Brigitte dépose un chèque, rémunérant une semaine de ménages, dans son bureau de poste. Elle le place, avec un bordereau, dans une urne spéciale, qui émet un récépissé. Au bout de plusieurs jours, ne le voyant pas crédité sur son compte, elle demande des explications. On lui dit d’écrire à la direction, ce qu’elle fait à plusieurs reprises, en joignant chaque fois une copie de son récépissé. On finit par l’informer que le chèque a été égaré et doit donc contacter l’émettrice afin que celle-ci fasse opposition (15 euros environ) et en signe un autre.
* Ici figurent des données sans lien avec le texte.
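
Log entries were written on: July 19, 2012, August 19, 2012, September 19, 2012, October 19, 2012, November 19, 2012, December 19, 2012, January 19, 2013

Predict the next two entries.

Gaps: 31, 31, 30, 31, 30, 31 days — not constant. Every event is on the 19th of the month.
Pattern: the 19th of each month.
Next: February 2013 → February 19, 2013.
Next: March 2013 → March 19, 2013.

February 19, 2013; March 19, 2013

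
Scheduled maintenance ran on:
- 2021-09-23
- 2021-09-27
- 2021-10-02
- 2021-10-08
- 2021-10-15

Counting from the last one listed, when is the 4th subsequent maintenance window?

2021-11-22

Gaps: 4, 5, 6, 7 days — each gap is 1 larger than the previous one.
Next gap: 8 days. 2021-10-15 + 8 days = 2021-10-23.
Next gap: 9 days. 2021-10-23 + 9 days = 2021-11-01.
Next gap: 10 days. 2021-11-01 + 10 days = 2021-11-11.
Next gap: 11 days. 2021-11-11 + 11 days = 2021-11-22.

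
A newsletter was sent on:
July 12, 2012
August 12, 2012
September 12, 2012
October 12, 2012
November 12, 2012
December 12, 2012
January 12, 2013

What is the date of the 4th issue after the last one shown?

May 12, 2013

Gaps: 31, 31, 30, 31, 30, 31 days — not constant. Every event is on the 12th of the month.
Pattern: the 12th of each month.
Next: February 2013 → February 12, 2013.
Next: March 2013 → March 12, 2013.
Next: April 2013 → April 12, 2013.
Next: May 2013 → May 12, 2013.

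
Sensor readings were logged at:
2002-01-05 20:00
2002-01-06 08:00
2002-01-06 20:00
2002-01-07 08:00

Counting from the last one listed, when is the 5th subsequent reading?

2002-01-09 20:00

Gaps: 12, 12, 12 hours — each event is 12 hours after the previous one.
2002-01-07 08:00 + 12 h = 2002-01-07 20:00.
2002-01-07 20:00 + 12 h = 2002-01-08 08:00.
2002-01-08 08:00 + 12 h = 2002-01-08 20:00.
2002-01-08 20:00 + 12 h = 2002-01-09 08:00.
2002-01-09 08:00 + 12 h = 2002-01-09 20:00.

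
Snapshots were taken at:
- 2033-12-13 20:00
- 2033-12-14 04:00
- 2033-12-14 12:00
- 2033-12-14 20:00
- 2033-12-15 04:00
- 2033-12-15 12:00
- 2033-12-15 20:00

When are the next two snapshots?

Spacing: 8, 8, 8, 8, 8, 8 h — constant 8 h.
2033-12-15 20:00 + 8 h = 2033-12-16 04:00.
2033-12-16 04:00 + 8 h = 2033-12-16 12:00.

2033-12-16 04:00, 2033-12-16 12:00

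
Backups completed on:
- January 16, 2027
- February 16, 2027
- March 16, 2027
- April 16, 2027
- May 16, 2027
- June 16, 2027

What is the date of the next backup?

July 16, 2027

Gaps: 31, 28, 31, 30, 31 days — not constant. Every event is on the 16th of the month.
Pattern: the 16th of each month.
Next: July 2027 → July 16, 2027.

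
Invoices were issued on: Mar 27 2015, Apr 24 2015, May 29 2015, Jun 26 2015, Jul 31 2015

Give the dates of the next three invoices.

These are Fridays with 28, 35, 28, 35-day gaps.
Each is the final Friday of its month — May 29 2015 is past the 28th, so '4th Friday' doesn't fit.
August 2015 ends with Friday Aug 28 2015.
September 2015 ends with Friday Sep 25 2015.
October 2015 ends with Friday Oct 30 2015.

Aug 28 2015, Sep 25 2015, Oct 30 2015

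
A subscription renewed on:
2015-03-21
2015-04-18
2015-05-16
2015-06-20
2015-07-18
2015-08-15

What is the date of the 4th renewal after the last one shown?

2015-12-19

These are Saturdays at 28- or 35-day spacing (28, 28, 35, 28, 28).
The pattern: 3rd Saturday of the month.
3rd Saturday of September 2015: 2015-09-19.
October 2015 — 3rd Saturday is 2015-10-17.
November 2015 — 3rd Saturday is 2015-11-21.
December 2015 — 3rd Saturday is 2015-12-19.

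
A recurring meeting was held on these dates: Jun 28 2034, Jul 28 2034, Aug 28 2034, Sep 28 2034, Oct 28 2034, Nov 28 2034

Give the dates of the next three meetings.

Each date is the 28th; the gaps (30, 31, 31, 30, 31) track the month lengths.
The rule is the 28th of each month.
Next: December 2034 → Dec 28 2034.
January 2035: Jan 28 2035.
February 2035: Feb 28 2035.

Dec 28 2034, Jan 28 2035, Feb 28 2035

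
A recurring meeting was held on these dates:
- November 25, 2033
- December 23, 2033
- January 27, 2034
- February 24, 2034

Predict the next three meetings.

March 24, 2034; April 28, 2034; May 26, 2034

Gaps: 28, 35, 28 days — a mix of 28 and 35. Every date is a Friday.
Each is the 4th Friday of its month.
March 2034 — 4th Friday is March 24, 2034.
4th Friday of April 2034: April 28, 2034.
4th Friday of May 2034: May 26, 2034.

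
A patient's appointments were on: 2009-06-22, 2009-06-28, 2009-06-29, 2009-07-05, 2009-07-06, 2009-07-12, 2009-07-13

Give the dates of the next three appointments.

Gaps: 6, 1, 6, 1, 6, 1 days — not constant, but cyclic with period 2.
The events fall on every Monday and Sunday.
The following Sunday is 2009-07-19.
Next Monday: 2009-07-20.
Next Sunday: 2009-07-26.

2009-07-19, 2009-07-20, 2009-07-26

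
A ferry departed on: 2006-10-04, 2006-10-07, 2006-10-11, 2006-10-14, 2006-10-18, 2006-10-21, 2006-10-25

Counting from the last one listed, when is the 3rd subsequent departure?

2006-11-04

Every event lands on a Wednesday or Saturday (gaps cycle 3, 4, 3, 4, 3, 4).
So the schedule is: every Wednesday and Saturday.
Next Saturday: 2006-10-28.
The following Wednesday is 2006-11-01.
The following Saturday is 2006-11-04.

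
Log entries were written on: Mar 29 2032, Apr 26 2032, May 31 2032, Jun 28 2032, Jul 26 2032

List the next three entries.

All Mondays; the gaps (28, 35, 28, 28) vary with month length.
This is the last Monday of each month.
August 2032 ends with Monday Aug 30 2032.
Last Monday of September 2032: Sep 27 2032.
October 2032 ends with Monday Oct 25 2032.

Aug 30 2032, Sep 27 2032, Oct 25 2032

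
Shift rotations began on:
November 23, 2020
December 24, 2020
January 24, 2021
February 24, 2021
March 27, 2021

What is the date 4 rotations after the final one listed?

Every event comes 31 days after the last (31, 31, 31, 31).
March 27, 2021 + 31 days = April 27, 2021.
April 27, 2021 + 31 days = May 28, 2021.
May 28, 2021 + 31 days = June 28, 2021.
June 28, 2021 + 31 days = July 29, 2021.

July 29, 2021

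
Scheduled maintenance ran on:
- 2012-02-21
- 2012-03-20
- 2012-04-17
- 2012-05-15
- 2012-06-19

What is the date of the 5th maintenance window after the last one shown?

2012-11-20

These are Tuesdays at 28- or 35-day spacing (28, 28, 28, 35).
The pattern: 3rd Tuesday of the month.
July 2012 — 3rd Tuesday is 2012-07-17.
3rd Tuesday of August 2012: 2012-08-21.
3rd Tuesday of September 2012: 2012-09-18.
October 2012 — 3rd Tuesday is 2012-10-16.
3rd Tuesday of November 2012: 2012-11-20.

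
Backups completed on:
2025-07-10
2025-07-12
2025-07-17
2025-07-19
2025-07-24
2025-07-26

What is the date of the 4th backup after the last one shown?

Gaps: 2, 5, 2, 5, 2 days — not constant, but cyclic with period 2.
The events fall on every Thursday and Saturday.
Next Thursday: 2025-07-31.
Next Saturday: 2025-08-02.
Next Thursday: 2025-08-07.
The following Saturday is 2025-08-09.

2025-08-09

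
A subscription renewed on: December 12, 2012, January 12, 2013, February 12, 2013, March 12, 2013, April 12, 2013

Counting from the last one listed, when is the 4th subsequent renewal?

Each date is the 12th; the gaps (31, 31, 28, 31) track the month lengths.
The rule is the 12th of each month.
Next: May 2013 → May 12, 2013.
June 2013: June 12, 2013.
July 2013: July 12, 2013.
Next: August 2013 → August 12, 2013.

August 12, 2013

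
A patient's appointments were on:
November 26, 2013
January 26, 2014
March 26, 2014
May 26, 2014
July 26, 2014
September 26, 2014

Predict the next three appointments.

The day-of-month is always 26 (61, 59, 61, 61, 62 days between events).
So this recurs on the 26th of every 2 months.
November 2014: November 26, 2014.
Next: January 2015 → January 26, 2015.
March 2015: March 26, 2015.

November 26, 2014; January 26, 2015; March 26, 2015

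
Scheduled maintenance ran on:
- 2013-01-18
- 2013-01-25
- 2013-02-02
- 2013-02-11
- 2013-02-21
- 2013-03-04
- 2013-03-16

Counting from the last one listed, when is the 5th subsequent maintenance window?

Gaps: 7, 8, 9, 10, 11, 12 days — each gap is 1 larger than the previous one.
Next gap: 13 days. 2013-03-16 + 13 days = 2013-03-29.
Next gap: 14 days. 2013-03-29 + 14 days = 2013-04-12.
Next gap: 15 days. 2013-04-12 + 15 days = 2013-04-27.
Next gap: 16 days. 2013-04-27 + 16 days = 2013-05-13.
Next gap: 17 days. 2013-05-13 + 17 days = 2013-05-30.

2013-05-30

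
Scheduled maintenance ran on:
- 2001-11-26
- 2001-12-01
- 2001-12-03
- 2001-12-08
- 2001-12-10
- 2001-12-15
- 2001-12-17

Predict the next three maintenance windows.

2001-12-22, 2001-12-24, 2001-12-29

Every event lands on a Monday or Saturday (gaps cycle 5, 2, 5, 2, 5, 2).
So the schedule is: every Monday and Saturday.
Next Saturday: 2001-12-22.
The following Monday is 2001-12-24.
The following Saturday is 2001-12-29.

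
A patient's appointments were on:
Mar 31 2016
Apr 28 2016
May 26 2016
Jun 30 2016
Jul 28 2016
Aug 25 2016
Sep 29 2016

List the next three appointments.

Oct 27 2016, Nov 24 2016, Dec 29 2016

These are Thursdays with 28, 28, 35, 28, 28, 35-day gaps.
Each is the final Thursday of its month — Mar 31 2016 is past the 28th, so '4th Thursday' doesn't fit.
October 2016 ends with Thursday Oct 27 2016.
November 2016 ends with Thursday Nov 24 2016.
Last Thursday of December 2016: Dec 29 2016.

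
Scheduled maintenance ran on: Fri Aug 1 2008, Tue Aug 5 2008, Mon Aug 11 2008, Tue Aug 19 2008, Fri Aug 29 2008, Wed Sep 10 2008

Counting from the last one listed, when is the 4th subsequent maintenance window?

Gaps: 4, 6, 8, 10, 12 days — each gap is 2 larger than the previous one.
Next gap: 14 days. Wed Sep 10 2008 + 14 days = Wed Sep 24 2008.
Next gap: 16 days. Wed Sep 24 2008 + 16 days = Fri Oct 10 2008.
Next gap: 18 days. Fri Oct 10 2008 + 18 days = Tue Oct 28 2008.
Next gap: 20 days. Tue Oct 28 2008 + 20 days = Mon Nov 17 2008.

Mon Nov 17 2008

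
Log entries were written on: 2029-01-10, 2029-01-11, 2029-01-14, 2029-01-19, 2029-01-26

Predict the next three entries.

2029-02-04, 2029-02-15, 2029-02-28

The spacing grows by 2 each time: 1, 3, 5, 7 days.
Next gap: 9 days. 2029-01-26 + 9 days = 2029-02-04.
Next gap: 11 days. 2029-02-04 + 11 days = 2029-02-15.
Next gap: 13 days. 2029-02-15 + 13 days = 2029-02-28.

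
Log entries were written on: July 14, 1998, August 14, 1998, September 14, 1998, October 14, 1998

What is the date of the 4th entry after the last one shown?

February 14, 1999

Gaps: 31, 31, 30 days — not constant. Every event is on the 14th of the month.
Pattern: the 14th of each month.
November 1998: November 14, 1998.
Next: December 1998 → December 14, 1998.
January 1999: January 14, 1999.
February 1999: February 14, 1999.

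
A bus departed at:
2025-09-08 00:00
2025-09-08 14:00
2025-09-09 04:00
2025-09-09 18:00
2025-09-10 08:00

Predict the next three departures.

2025-09-10 22:00, 2025-09-11 12:00, 2025-09-12 02:00

Gaps: 14, 14, 14, 14 hours — each event is 14 hours after the previous one.
2025-09-10 08:00 + 14 h = 2025-09-10 22:00.
2025-09-10 22:00 + 14 h = 2025-09-11 12:00.
2025-09-11 12:00 + 14 h = 2025-09-12 02:00.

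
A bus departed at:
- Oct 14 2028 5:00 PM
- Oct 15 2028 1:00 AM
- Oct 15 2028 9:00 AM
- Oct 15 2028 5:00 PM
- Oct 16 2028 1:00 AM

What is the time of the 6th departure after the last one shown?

Spacing: 8, 8, 8, 8 h — constant 8 h.
Oct 16 2028 1:00 AM + 8 h = Oct 16 2028 9:00 AM.
Oct 16 2028 9:00 AM + 8 h = Oct 16 2028 5:00 PM.
Oct 16 2028 5:00 PM + 8 h = Oct 17 2028 1:00 AM.
Oct 17 2028 1:00 AM + 8 h = Oct 17 2028 9:00 AM.
Oct 17 2028 9:00 AM + 8 h = Oct 17 2028 5:00 PM.
Oct 17 2028 5:00 PM + 8 h = Oct 18 2028 1:00 AM.

Oct 18 2028 1:00 AM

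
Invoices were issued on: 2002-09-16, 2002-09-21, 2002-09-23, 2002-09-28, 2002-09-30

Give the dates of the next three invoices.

Gaps: 5, 2, 5, 2 days — not constant, but cyclic with period 2.
The events fall on every Monday and Saturday.
Next Saturday: 2002-10-05.
The following Monday is 2002-10-07.
Next Saturday: 2002-10-12.

2002-10-05, 2002-10-07, 2002-10-12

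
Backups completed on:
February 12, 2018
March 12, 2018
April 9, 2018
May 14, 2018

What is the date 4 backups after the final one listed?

September 10, 2018

All dates are Mondays, 28, 28, 35 days apart.
Specifically, the 2nd Monday of each month.
2nd Monday of June 2018: June 11, 2018.
2nd Monday of July 2018: July 9, 2018.
2nd Monday of August 2018: August 13, 2018.
2nd Monday of September 2018: September 10, 2018.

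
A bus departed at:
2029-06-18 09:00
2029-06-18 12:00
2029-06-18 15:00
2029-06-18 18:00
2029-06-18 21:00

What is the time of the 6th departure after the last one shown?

Spacing: 3, 3, 3, 3 h — constant 3 h.
2029-06-18 21:00 + 3 h = 2029-06-19 00:00.
2029-06-19 00:00 + 3 h = 2029-06-19 03:00.
2029-06-19 03:00 + 3 h = 2029-06-19 06:00.
2029-06-19 06:00 + 3 h = 2029-06-19 09:00.
2029-06-19 09:00 + 3 h = 2029-06-19 12:00.
2029-06-19 12:00 + 3 h = 2029-06-19 15:00.

2029-06-19 15:00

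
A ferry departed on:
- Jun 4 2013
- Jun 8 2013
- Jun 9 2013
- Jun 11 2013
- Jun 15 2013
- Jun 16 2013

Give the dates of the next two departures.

The gap pattern 4, 1, 2, 4, 1 repeats every 3 events.
These are the Tuesdays, Saturdays and Sundays of each week.
Next Tuesday: Jun 18 2013.
The following Saturday is Jun 22 2013.

Jun 18 2013, Jun 22 2013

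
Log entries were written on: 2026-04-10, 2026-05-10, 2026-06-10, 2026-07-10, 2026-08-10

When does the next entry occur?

Each date is the 10th; the gaps (30, 31, 30, 31) track the month lengths.
The rule is the 10th of each month.
September 2026: 2026-09-10.

2026-09-10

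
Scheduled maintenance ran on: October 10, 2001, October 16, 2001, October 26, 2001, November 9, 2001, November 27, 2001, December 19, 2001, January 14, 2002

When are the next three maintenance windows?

Gaps: 6, 10, 14, 18, 22, 26 days — each gap is 4 larger than the previous one.
Next gap: 30 days. January 14, 2002 + 30 days = February 13, 2002.
Next gap: 34 days. February 13, 2002 + 34 days = March 19, 2002.
Next gap: 38 days. March 19, 2002 + 38 days = April 26, 2002.

February 13, 2002; March 19, 2002; April 26, 2002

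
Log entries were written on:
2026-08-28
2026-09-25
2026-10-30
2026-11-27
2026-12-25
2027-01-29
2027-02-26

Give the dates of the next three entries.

Every date is a Friday; gaps 28, 35, 28, 28, 35, 28 days.
Each is the last Friday of its month (at least one falls on the 29th or later, ruling out '4th Friday').
March 2027 ends with Friday 2027-03-26.
April 2027 ends with Friday 2027-04-30.
Last Friday of May 2027: 2027-05-28.

2027-03-26, 2027-04-30, 2027-05-28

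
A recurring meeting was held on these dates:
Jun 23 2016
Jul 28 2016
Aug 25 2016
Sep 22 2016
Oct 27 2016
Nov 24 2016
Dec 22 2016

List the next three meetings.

All dates are Thursdays, 35, 28, 28, 35, 28, 28 days apart.
Specifically, the 4th Thursday of each month.
4th Thursday of January 2017: Jan 26 2017.
February 2017 — 4th Thursday is Feb 23 2017.
4th Thursday of March 2017: Mar 23 2017.

Jan 26 2017, Feb 23 2017, Mar 23 2017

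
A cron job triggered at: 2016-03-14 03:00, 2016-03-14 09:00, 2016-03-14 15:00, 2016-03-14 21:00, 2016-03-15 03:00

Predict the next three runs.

Gaps: 6, 6, 6, 6 hours — each event is 6 hours after the previous one.
2016-03-15 03:00 + 6 h = 2016-03-15 09:00.
2016-03-15 09:00 + 6 h = 2016-03-15 15:00.
2016-03-15 15:00 + 6 h = 2016-03-15 21:00.

2016-03-15 09:00, 2016-03-15 15:00, 2016-03-15 21:00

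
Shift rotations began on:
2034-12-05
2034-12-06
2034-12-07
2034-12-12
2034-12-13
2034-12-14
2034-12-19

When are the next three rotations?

2034-12-20, 2034-12-21, 2034-12-26

Every event lands on a Tuesday or Wednesday or Thursday (gaps cycle 1, 1, 5, 1, 1, 5).
So the schedule is: every Tuesday, Wednesday and Thursday.
The following Wednesday is 2034-12-20.
Next Thursday: 2034-12-21.
The following Tuesday is 2034-12-26.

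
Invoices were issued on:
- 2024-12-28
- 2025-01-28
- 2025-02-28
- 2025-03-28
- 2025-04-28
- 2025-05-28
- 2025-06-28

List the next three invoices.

The day-of-month is always 28 (31, 31, 28, 31, 30, 31 days between events).
So this recurs on the 28th of each month.
July 2025: 2025-07-28.
August 2025: 2025-08-28.
Next: September 2025 → 2025-09-28.

2025-07-28, 2025-08-28, 2025-09-28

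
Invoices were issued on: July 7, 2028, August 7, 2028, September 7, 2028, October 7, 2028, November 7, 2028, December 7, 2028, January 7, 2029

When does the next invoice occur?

February 7, 2029

The day-of-month is always 7 (31, 31, 30, 31, 30, 31 days between events).
So this recurs on the 7th of each month.
February 2029: February 7, 2029.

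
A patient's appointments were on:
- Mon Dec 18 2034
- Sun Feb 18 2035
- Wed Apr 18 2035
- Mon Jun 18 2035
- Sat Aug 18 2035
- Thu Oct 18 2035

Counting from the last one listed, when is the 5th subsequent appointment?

Mon Aug 18 2036

Each date is the 18th; the gaps (62, 59, 61, 61, 61) track the month lengths.
The rule is the 18th of every 2 months.
Next: December 2035 → Tue Dec 18 2035.
February 2036: Mon Feb 18 2036.
April 2036: Fri Apr 18 2036.
Next: June 2036 → Wed Jun 18 2036.
August 2036: Mon Aug 18 2036.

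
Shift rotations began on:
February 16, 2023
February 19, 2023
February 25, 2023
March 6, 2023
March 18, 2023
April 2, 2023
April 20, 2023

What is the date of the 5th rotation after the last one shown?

The spacing grows by 3 each time: 3, 6, 9, 12, 15, 18 days.
Next gap: 21 days. April 20, 2023 + 21 days = May 11, 2023.
Next gap: 24 days. May 11, 2023 + 24 days = June 4, 2023.
Next gap: 27 days. June 4, 2023 + 27 days = July 1, 2023.
Next gap: 30 days. July 1, 2023 + 30 days = July 31, 2023.
Next gap: 33 days. July 31, 2023 + 33 days = September 2, 2023.

September 2, 2023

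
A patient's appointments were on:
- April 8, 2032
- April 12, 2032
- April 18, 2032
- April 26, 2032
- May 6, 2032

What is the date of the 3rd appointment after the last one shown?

June 17, 2032

The spacing grows by 2 each time: 4, 6, 8, 10 days.
Next gap: 12 days. May 6, 2032 + 12 days = May 18, 2032.
Next gap: 14 days. May 18, 2032 + 14 days = June 1, 2032.
Next gap: 16 days. June 1, 2032 + 16 days = June 17, 2032.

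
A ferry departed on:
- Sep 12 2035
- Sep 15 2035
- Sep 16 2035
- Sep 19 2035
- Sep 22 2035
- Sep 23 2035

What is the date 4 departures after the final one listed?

Every event lands on a Wednesday or Saturday or Sunday (gaps cycle 3, 1, 3, 3, 1).
So the schedule is: every Wednesday, Saturday and Sunday.
Next Wednesday: Sep 26 2035.
Next Saturday: Sep 29 2035.
Next Sunday: Sep 30 2035.
Next Wednesday: Oct 3 2035.

Oct 3 2035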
Fin août, exaspérée, Brigitte s’adresse au journal Le Monde : «Est-il normal que ce soit moi qui répare une faute de la banque ?»
La Fédération bancaire française, interrogée sur les devoirs des établissements financiers, n’a pas donné suite : «Nous n’en savons rien et, de toute façon, il s’agit de quelque chose de rarissime», a répondu Colette Cova, chargée des relations avec la presse. Pourtant, les plaintes sont nombreuses, sur le forum des Arnaques.com, et auprès de l’Association française des usagers des banques (Afub). L’Autorité de contrôle prudentiel – autorité administrative indépendante, qui veille notamment au respect des obligations des banques à l’égard des consommateurs – estime que «si le client a un bordereau de remise de chèques, la banque qui a égaré ces derniers est responsable du préjudice subi, dans les conditions du droit commun de la responsabilité». Cela signifie, pour Serge Maître, secrétaire général de l’Afub, que «la banque doit, sans délai, créditer le compte du client dont elle a égaré les chèques». Ensuite, elle peut soit lui demander de contacter l’émetteur afin qu’il fasse opposition et signe un nouveau chèque, soit le contacter elle-même.
C’est ce qu’a dit la cour d’appel d’Aix-en-Provence (Bouches-du- Rhône), dans un arrêt de mai 2010. Celui-ci a condamné la Caisse d’épargne et de prévoyance Côte d’Azur. Cette ban – que avait égaré les 52 chèques d’un dentiste de Cannes (Alpes- Maritimes), Bernard Vial, et lui avait dit de se «débrouiller» pour en récupérer le montant, de 22 000 euros, auprès de ses clients.
La banque a été condamnée à rembourser les frais d’opposition de 51 personnes (426 euros), ainsi que les deux jours de travail du dentiste perdus à contacter celles-ci. Elle a aussi dû créditer le montant du seul chèque qui n’avait pas été remplacé. «En ne créditant pas le montant des 52 chèques sur le compte de M. Vial, elle a manqué à son obligation de dépositaire, prévue par les articles 1915 et suivants du code civil», a conclu la cour.